Ma con lo scorrere dell'orologio, la sua prospettiva ha iniziato a cambiare. Negli ultimi anni osservando musicisti e pseudo artisti che sembravano e sembrano compiacersi di essere grossolani e offensivi, disse: “Quando ti rendi conto che la persona più stupida della discussione è dalla tua parte, significa che sei dalla parte sbagliata", disse Albini al The Guardian. In un mondo in cui la frizione verbale, per come la concepiva il musicista, ha perso la sua carica propulsiva e punk, tramutandosi in pura ignoranza, Albini ha riguardato al suo passato mettendolo mai come prima sotto esame. E in questa bolla odierna di urla, insulti e voci che dicono tutto ma in realtà non dicono nulla, ha preferito, per una sola volta, in quella lunga intervista, il silenzio, rotto solo dalla musica.
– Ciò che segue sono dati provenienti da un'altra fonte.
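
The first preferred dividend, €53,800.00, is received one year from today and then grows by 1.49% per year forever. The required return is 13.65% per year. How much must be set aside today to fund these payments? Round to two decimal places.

Periodic rate r = 0.1365 per year.
Growing perpetuity (Gordon): PV = PMT₁ / (r − g) = 53,800 / (r − 0.0149) = €442,434.21.

€442,434.21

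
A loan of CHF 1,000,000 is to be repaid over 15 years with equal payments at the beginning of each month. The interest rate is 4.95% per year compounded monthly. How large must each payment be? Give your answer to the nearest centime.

Level annuity due; solve PV = PMT × [(1 − (1+r)^−n)/r] × (1+r) for PMT.
Periodic rate r = 0.0495/12 per month; n is counted in months.
With n = 180: PMT = 1,000,000 / ([(1 − (1+r)^−n)/r] × (1+r)) = CHF 7,849.54

CHF 7,849.54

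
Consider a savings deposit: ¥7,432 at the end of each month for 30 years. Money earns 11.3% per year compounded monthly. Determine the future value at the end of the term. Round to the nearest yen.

This is an ordinary annuity: 360 deposits of ¥7,432 at the end of each month.
Periodic rate r = 0.113/12 per month; n is counted in months.
FV = PMT × [((1+r)^n − 1)/r] = 7,432 × [(1+r)^360 − 1] / r = ¥22,255,836

¥22,255,836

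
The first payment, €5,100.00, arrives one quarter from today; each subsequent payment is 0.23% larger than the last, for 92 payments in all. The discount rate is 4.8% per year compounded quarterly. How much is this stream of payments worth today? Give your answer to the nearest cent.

Periodic rate r = 0.048/4 per quarter; n is counted in quarters.
Growing ordinary annuity: PV = PMT₁ × [1 − ((1+g)/(1+r))^n] / (r − g) = 5,100 × [1 − ((1+0.0023)/(1+r))^92] / (r − 0.0023) = €309,011.53.

€309,011.53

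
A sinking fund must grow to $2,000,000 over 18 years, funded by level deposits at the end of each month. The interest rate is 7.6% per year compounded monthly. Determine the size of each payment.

Level ordinary annuity; solve FV = PMT × [((1+r)^n − 1)/r] for PMT.
Periodic rate r = 0.076/12 per month; n is counted in months.
With n = 216: PMT = 2,000,000 / ([((1+r)^n − 1)/r]) = $4,351.94

$4,351.94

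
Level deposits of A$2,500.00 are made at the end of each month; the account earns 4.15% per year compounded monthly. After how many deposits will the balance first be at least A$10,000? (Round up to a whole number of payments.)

Periodic rate r = 0.0415/12 per month; n is counted in months.
Ordinary annuity FV: 10,000 = 2,500 × [((1+r)^n − 1)/r].
(1+r)^n = 1 + 10,000 × r / 2,500, so n = ln(1 + 10,000·r/2,500) / ln(1+r) = 3.98.
Round up to a whole number of payments: n = 4.

4 payments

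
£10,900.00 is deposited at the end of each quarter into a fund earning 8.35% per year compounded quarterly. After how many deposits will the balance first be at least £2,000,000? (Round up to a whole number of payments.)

77 payments

Periodic rate r = 0.0835/4 per quarter; n is counted in quarters.
Ordinary annuity FV: 2,000,000 = 10,900 × [((1+r)^n − 1)/r].
(1+r)^n = 1 + 2,000,000 × r / 10,900, so n = ln(1 + 2,000,000·r/10,900) / ln(1+r) = 76.23.
Round up to a whole number of payments: n = 77.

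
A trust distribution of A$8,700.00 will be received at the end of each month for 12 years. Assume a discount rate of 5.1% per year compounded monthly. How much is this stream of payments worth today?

This is an ordinary annuity: 144 payments of A$8,700.00 at the end of each month.
Periodic rate r = 0.051/12 per month; n is counted in months.
PV = PMT × [(1 − (1+r)^−n)/r] = 8,700 × [1 − (1+r)^−144] / r = A$935,569.48

A$935,569.48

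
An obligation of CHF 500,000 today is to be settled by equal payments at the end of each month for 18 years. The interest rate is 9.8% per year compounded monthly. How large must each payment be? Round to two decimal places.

CHF 4,935.08

Level ordinary annuity; solve PV = PMT × [(1 − (1+r)^−n)/r] for PMT.
Periodic rate r = 0.098/12 per month; n is counted in months.
With n = 216: PMT = 500,000 / ([(1 − (1+r)^−n)/r]) = CHF 4,935.08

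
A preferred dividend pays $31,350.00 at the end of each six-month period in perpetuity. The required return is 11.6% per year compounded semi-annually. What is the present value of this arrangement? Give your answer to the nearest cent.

Periodic rate r = 0.116/2 per half-year.
Level perpetuity: PV = PMT / r = 31,350 / (0.116/2) = $540,517.24.

$540,517.24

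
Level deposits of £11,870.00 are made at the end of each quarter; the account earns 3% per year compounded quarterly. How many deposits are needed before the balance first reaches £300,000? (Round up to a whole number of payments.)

24 payments

Periodic rate r = 0.03/4 per quarter; n is counted in quarters.
Ordinary annuity FV: 300,000 = 11,870 × [((1+r)^n − 1)/r].
(1+r)^n = 1 + 300,000 × r / 11,870, so n = ln(1 + 300,000·r/11,870) / ln(1+r) = 23.23.
Round up to a whole number of payments: n = 24.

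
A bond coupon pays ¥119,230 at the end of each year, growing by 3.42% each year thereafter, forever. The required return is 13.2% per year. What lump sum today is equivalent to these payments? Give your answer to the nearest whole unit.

Periodic rate r = 0.132 per year.
Growing perpetuity (Gordon): PV = PMT₁ / (r − g) = 119,230 / (r − 0.0342) = ¥1,219,121.

¥1,219,121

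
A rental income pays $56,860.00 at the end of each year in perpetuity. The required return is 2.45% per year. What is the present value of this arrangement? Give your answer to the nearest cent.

$2,320,816.33

Periodic rate r = 0.0245 per year.
Level perpetuity: PV = PMT / r = 56,860 / (0.0245) = $2,320,816.33.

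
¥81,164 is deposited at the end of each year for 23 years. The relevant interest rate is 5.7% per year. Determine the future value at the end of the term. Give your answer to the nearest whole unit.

¥3,671,881

This is an ordinary annuity: 23 deposits of ¥81,164 at the end of each year.
Periodic rate r = 0.057 per year.
FV = PMT × [((1+r)^n − 1)/r] = 81,164 × [(1+r)^23 − 1] / r = ¥3,671,881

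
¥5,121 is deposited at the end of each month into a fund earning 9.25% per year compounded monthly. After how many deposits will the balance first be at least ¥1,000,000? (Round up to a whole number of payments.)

Periodic rate r = 0.0925/12 per month; n is counted in months.
Ordinary annuity FV: 1,000,000 = 5,121 × [((1+r)^n − 1)/r].
(1+r)^n = 1 + 1,000,000 × r / 5,121, so n = ln(1 + 1,000,000·r/5,121) / ln(1+r) = 119.60.
Round up to a whole number of payments: n = 120.

120 payments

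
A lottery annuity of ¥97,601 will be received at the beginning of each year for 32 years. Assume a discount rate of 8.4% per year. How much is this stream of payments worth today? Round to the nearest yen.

¥1,164,179

This is an annuity due: 32 payments of ¥97,601 at the beginning of each year.
Periodic rate r = 0.084 per year.
PV = PMT × [(1 − (1+r)^−n)/r] × (1+r) = 97,601 × [1 − (1+r)^−32] / r × (1+r) = ¥1,164,179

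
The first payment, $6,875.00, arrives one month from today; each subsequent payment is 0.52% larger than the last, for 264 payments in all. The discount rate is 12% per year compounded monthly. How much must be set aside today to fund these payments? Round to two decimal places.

Periodic rate r = 0.12/12 per month; n is counted in months.
Growing ordinary annuity: PV = PMT₁ × [1 − ((1+g)/(1+r))^n] / (r − g) = 6,875 × [1 − ((1+0.0052)/(1+r))^264] / (r − 0.0052) = $1,025,058.18.

$1,025,058.18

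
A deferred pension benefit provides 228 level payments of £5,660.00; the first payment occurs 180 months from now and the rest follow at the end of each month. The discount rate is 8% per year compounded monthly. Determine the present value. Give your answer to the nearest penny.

£201,634.79

Ordinary annuity of 228 payments, first payment at period 180.
Periodic rate r = 0.08/12 per month; n is counted in months.
The ordinary-annuity PV formula values the stream one period before the first payment (period 179); discount that back 179 periods:
PV₀ = 5,660 × [1 − (1+r)^−228] / r × (1+r)^−179 = £201,634.79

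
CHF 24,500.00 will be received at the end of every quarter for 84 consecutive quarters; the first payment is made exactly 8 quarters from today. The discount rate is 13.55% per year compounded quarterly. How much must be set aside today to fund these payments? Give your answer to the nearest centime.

Ordinary annuity of 84 payments, first payment at period 8.
Periodic rate r = 0.1355/4 per quarter; n is counted in quarters.
The ordinary-annuity PV formula values the stream one period before the first payment (period 7); discount that back 7 periods:
PV₀ = 24,500 × [1 − (1+r)^−84] / r × (1+r)^−7 = CHF 537,920.36

CHF 537,920.36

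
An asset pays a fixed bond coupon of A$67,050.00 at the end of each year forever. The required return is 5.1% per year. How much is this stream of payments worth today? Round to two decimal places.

Periodic rate r = 0.051 per year.
Level perpetuity: PV = PMT / r = 67,050 / (0.051) = A$1,314,705.88.

A$1,314,705.88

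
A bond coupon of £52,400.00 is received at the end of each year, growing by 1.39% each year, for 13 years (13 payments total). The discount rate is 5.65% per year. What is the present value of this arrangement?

Periodic rate r = 0.0565 per year.
Growing ordinary annuity: PV = PMT₁ × [1 − ((1+g)/(1+r))^n] / (r − g) = 52,400 × [1 − ((1+0.0139)/(1+r))^13] / (r − 0.0139) = £509,678.36.

£509,678.36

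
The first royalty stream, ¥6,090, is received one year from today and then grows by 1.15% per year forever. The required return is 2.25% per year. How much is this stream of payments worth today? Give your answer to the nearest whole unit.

¥553,636

Periodic rate r = 0.0225 per year.
Growing perpetuity (Gordon): PV = PMT₁ / (r − g) = 6,090 / (r − 0.0115) = ¥553,636.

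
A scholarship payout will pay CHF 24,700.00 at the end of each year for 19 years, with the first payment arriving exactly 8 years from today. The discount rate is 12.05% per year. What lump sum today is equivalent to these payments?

Ordinary annuity of 19 payments, first payment at period 8.
Periodic rate r = 0.1205 per year.
The ordinary-annuity PV formula values the stream one period before the first payment (period 7); discount that back 7 periods:
PV₀ = 24,700 × [1 − (1+r)^−19] / r × (1+r)^−7 = CHF 81,791.50

CHF 81,791.50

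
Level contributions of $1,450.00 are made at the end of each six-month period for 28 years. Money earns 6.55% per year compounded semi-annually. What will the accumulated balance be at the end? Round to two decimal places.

$224,809.33

This is an ordinary annuity: 56 deposits of $1,450.00 at the end of each six-month period.
Periodic rate r = 0.0655/2 per half-year; n is counted in half-years.
FV = PMT × [((1+r)^n − 1)/r] = 1,450 × [(1+r)^56 − 1] / r = $224,809.33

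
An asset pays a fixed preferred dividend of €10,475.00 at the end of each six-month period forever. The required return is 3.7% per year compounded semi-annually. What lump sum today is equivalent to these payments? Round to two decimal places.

€566,216.22

Periodic rate r = 0.037/2 per half-year.
Level perpetuity: PV = PMT / r = 10,475 / (0.037/2) = €566,216.22.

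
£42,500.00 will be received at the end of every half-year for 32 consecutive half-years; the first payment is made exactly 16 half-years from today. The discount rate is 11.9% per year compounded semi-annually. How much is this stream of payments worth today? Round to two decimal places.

Ordinary annuity of 32 payments, first payment at period 16.
Periodic rate r = 0.119/2 per half-year; n is counted in half-years.
The ordinary-annuity PV formula values the stream one period before the first payment (period 15); discount that back 15 periods:
PV₀ = 42,500 × [1 − (1+r)^−32] / r × (1+r)^−15 = £252,943.18

£252,943.18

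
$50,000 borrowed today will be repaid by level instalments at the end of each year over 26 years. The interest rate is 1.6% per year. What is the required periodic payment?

$2,365.86

Level ordinary annuity; solve PV = PMT × [(1 − (1+r)^−n)/r] for PMT.
Periodic rate r = 0.016 per year.
With n = 26: PMT = 50,000 / ([(1 − (1+r)^−n)/r]) = $2,365.86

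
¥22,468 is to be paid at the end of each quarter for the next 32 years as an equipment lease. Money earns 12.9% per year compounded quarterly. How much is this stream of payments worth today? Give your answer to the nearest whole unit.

¥684,699

This is an ordinary annuity: 128 payments of ¥22,468 at the end of each quarter.
Periodic rate r = 0.129/4 per quarter; n is counted in quarters.
PV = PMT × [(1 − (1+r)^−n)/r] = 22,468 × [1 − (1+r)^−128] / r = ¥684,699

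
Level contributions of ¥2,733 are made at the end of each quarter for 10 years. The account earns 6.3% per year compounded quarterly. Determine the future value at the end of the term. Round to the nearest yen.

¥150,691

This is an ordinary annuity: 40 deposits of ¥2,733 at the end of each quarter.
Periodic rate r = 0.063/4 per quarter; n is counted in quarters.
FV = PMT × [((1+r)^n − 1)/r] = 2,733 × [(1+r)^40 − 1] / r = ¥150,691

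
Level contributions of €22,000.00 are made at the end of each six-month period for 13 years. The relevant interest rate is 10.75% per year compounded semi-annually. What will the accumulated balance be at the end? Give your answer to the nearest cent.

This is an ordinary annuity: 26 deposits of €22,000.00 at the end of each six-month period.
Periodic rate r = 0.1075/2 per half-year; n is counted in half-years.
FV = PMT × [((1+r)^n − 1)/r] = 22,000 × [(1+r)^26 − 1] / r = €1,187,390.93

€1,187,390.93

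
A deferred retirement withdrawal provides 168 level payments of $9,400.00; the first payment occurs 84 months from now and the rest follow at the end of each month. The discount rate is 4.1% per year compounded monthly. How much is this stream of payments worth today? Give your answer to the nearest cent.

$904,155.29

Ordinary annuity of 168 payments, first payment at period 84.
Periodic rate r = 0.041/12 per month; n is counted in months.
The ordinary-annuity PV formula values the stream one period before the first payment (period 83); discount that back 83 periods:
PV₀ = 9,400 × [1 − (1+r)^−168] / r × (1+r)^−83 = $904,155.29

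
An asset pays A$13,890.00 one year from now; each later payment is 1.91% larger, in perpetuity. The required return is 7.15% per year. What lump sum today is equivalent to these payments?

Periodic rate r = 0.0715 per year.
Growing perpetuity (Gordon): PV = PMT₁ / (r − g) = 13,890 / (r − 0.0191) = A$265,076.34.

A$265,076.34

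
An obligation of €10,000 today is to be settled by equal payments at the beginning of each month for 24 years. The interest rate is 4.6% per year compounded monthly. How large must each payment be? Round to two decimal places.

Level annuity due; solve PV = PMT × [(1 − (1+r)^−n)/r] × (1+r) for PMT.
Periodic rate r = 0.046/12 per month; n is counted in months.
With n = 288: PMT = 10,000 / ([(1 − (1+r)^−n)/r] × (1+r)) = €57.19

€57.19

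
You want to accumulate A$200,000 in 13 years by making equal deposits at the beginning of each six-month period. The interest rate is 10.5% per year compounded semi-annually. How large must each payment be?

A$3,585.40

Level annuity due; solve FV = PMT × [((1+r)^n − 1)/r] × (1+r) for PMT.
Periodic rate r = 0.105/2 per half-year; n is counted in half-years.
With n = 26: PMT = 200,000 / ([((1+r)^n − 1)/r] × (1+r)) = A$3,585.40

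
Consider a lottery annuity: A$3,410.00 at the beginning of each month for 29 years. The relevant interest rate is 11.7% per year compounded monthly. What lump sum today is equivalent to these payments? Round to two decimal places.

This is an annuity due: 348 payments of A$3,410.00 at the beginning of each month.
Periodic rate r = 0.117/12 per month; n is counted in months.
PV = PMT × [(1 − (1+r)^−n)/r] × (1+r) = 3,410 × [1 − (1+r)^−348] / r × (1+r) = A$341,088.25

A$341,088.25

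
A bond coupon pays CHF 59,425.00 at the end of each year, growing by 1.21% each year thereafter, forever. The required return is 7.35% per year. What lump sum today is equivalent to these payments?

CHF 967,833.88

Periodic rate r = 0.0735 per year.
Growing perpetuity (Gordon): PV = PMT₁ / (r − g) = 59,425 / (r − 0.0121) = CHF 967,833.88.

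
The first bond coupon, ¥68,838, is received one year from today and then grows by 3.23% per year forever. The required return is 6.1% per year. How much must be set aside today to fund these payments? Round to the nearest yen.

¥2,398,537

Periodic rate r = 0.061 per year.
Growing perpetuity (Gordon): PV = PMT₁ / (r − g) = 68,838 / (r − 0.0323) = ¥2,398,537.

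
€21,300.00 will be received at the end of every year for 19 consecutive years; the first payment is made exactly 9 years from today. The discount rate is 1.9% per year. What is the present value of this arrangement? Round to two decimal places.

Ordinary annuity of 19 payments, first payment at period 9.
Periodic rate r = 0.019 per year.
The ordinary-annuity PV formula values the stream one period before the first payment (period 8); discount that back 8 periods:
PV₀ = 21,300 × [1 − (1+r)^−19] / r × (1+r)^−8 = €289,936.72

€289,936.72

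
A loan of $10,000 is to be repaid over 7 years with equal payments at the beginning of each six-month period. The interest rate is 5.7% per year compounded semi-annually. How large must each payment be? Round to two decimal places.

Level annuity due; solve PV = PMT × [(1 − (1+r)^−n)/r] × (1+r) for PMT.
Periodic rate r = 0.057/2 per half-year; n is counted in half-years.
With n = 14: PMT = 10,000 / ([(1 − (1+r)^−n)/r] × (1+r)) = $851.96

$851.96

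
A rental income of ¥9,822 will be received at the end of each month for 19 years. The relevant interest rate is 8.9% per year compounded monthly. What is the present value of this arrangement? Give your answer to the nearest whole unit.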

E questo, forse, lo ha reso ancora il più punk di tutti.
È sostanzialmente impossibile dare la misura dell’importanza che ha avuto nell’evoluzione della scena musicale americana e mondiale utilizzando i parametri convenzionali, perché Steve Albini non ha inventato né un suono né uno stile, ma un metodo. “Sì, è la band a essere responsabile di un ottimo disco o di un disco orribile”, spiegò lui riguardo alla sua filosofia: “I diritti su un album sono dei gruppi. Io voglio essere pagato come un idraulico. Faccio il mio lavoro, e vengo pagato per quello che vale”. Non è una questione di appartenenza, anche Rick Rubin, all’inizio degli anni Ottanta, partì dalla nicchia, suonando con Husker Du e Minor Threat prima di inventare letteralmente quello che sarebbe diventato il mainstream dei decenni a venire con la Def Jam: Albini è sempre stato estremamente severo e coerente, innanzitutto con se stesso. La sua intransigenza non solo non l’ha elevato - a differenza del collega di New York - a deus ex machina da alta classifica (lui, comunque, avrebbe rifiutato, perché “fare parte dell'industria musicale mainstream è come fare parte di un racket: non c'è modo di essere coinvolto in un racket senza farcisi sporcare”), ma nemmeno gli ha permesso di ampliare la cerchia di potenziali amici - molto significativo, in questo senso, fu lo scontro con Amanda Palmer ai tempi di "Theatre is evil".
Tra i tanti meriti che ha avuto, ad Albini - guru suo malgrado per almeno un paio di generazioni di artisti - va riconosciuto quello di aver spazzato via quell’insopportabile patina di retorica che copre il 99% dei progetti artistici musicali - o sedicenti tali: lui viveva di musica, nel senso che ci pagava le bollette. E in un altro senso, più elevato, che riguardava solo e soltanto lui.